Das letzte thematische Kapitel »Seelsorge als Beruf« (362–379) geht schließlich auf die professionellen Aspekte der Seelsorge ein und läuft auf ein (leider sehr knapp geratenes) Plädoyer für »Qualität und Qualitätssicherung in der Seelsorge« hinaus. Hier hätte man sich z. B. einen etwas differenzierenden Rekurs auf das Verhältnis der professionellen zur »Laienseelsorge« vorstellen können, der M. im Rahmen der ihn leitenden Ekklesiologie einen hohen Stellenwert beimisst. Abgerundet wird das Buch durch knappe Hinweise zu wichtigen poimenischen Titeln der letzten 20 Jahre, ein Literaturverzeichnis und ein Namenregister. Angesichts der Konzeption als Lehrbuch wäre ein Sachregister m. E. ein »Muss« und sollte bei der 2. Auflage nicht fehlen, zumal das Buch keine Fußnoten bietet (sondern im Fließtext zitiert) und somit auch diese Art der raschen Spurensuche verwehrt bleibt.

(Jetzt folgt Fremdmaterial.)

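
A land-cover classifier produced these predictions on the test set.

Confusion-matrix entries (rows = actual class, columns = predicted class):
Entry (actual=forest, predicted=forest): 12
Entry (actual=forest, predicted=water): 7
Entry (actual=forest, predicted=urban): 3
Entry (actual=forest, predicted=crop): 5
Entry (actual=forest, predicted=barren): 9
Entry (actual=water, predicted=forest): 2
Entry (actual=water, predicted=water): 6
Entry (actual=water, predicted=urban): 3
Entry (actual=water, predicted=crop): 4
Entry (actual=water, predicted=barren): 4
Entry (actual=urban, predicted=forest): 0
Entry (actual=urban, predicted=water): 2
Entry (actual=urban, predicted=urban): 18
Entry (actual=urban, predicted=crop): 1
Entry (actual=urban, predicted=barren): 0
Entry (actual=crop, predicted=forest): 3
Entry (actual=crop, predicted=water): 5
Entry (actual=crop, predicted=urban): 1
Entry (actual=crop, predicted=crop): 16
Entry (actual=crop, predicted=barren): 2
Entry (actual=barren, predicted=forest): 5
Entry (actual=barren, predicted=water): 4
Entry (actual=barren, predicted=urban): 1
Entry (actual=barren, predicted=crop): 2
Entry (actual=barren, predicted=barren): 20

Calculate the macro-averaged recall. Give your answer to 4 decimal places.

Per-class recall (TP/(TP+FN)):
  forest: TP=12, FN=7+3+5+9=24 → 12/36 = 0.33333
  water: TP=6, FN=2+3+4+4=13 → 6/19 = 0.31579
  urban: TP=18, FN=0+2+1+0=3 → 18/21 = 0.85714
  crop: TP=16, FN=3+5+1+2=11 → 16/27 = 0.59259
  barren: TP=20, FN=5+4+1+2=12 → 20/32 = 0.62500
Macro-recall = mean = (0.33333 + 0.31579 + 0.85714 + 0.59259 + 0.62500) / 5 = 0.5448

0.5448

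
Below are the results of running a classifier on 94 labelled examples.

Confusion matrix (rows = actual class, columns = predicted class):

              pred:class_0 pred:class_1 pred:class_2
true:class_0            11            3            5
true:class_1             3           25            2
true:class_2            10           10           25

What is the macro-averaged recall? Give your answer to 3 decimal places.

Per-class recall (TP/(TP+FN)):
  class_0: TP=11, FN=3+5=8 → 11/19 = 0.5789
  class_1: TP=25, FN=3+2=5 → 25/30 = 0.8333
  class_2: TP=25, FN=10+10=20 → 25/45 = 0.5556
Macro-recall = mean = (0.5789 + 0.8333 + 0.5556) / 3 = 0.656

0.656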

M. ist ein großer Wurf gelungen, der das Ganze der Seelsorge im Blick hat und ohne jedes Pathos dem kirchlichen und gesellschaftlichen Horizont dieses Fachs Rechnung trägt. M. arbeitet wichtige Einsichten aus den dogmatischen, pastoralpsychologischen und humanwissenschaftlichen Perspektiven der Poimenik heraus und argumentiert mit ihnen unaufgeregt und selbstverständlich. Die Kämpfe und Auseinandersetzungen um die von M. aufgenommenen Themen und Fragen ahnt man dabei oft kaum noch. Das werden die Studierenden nicht unbedingt vermissen, noch weniger wird sie es stören. Aber vielleicht sollte man ihnen den exempla­rischen theologischen Streit gerade angesichts der elementaren, exis­tenzbezogenen Fragen der Seelsorge auch nicht ersparen. Denn auch darin leistet die Seelsorge der Kirche einen Dienst, dass sie ihr eine zeitgenössische Theologie zumutet bzw. anbietet und zugleich abverlangt. Andererseits ist das vielleicht nur sekundär die Aufgabe eines summarischen Lehrbuchs; dass sie von M. nicht stärker wahrgenommen wird, mag auch Ausdruck der eingangs angedeuteten Phase der Konsolidierung und Bilanzierung sein.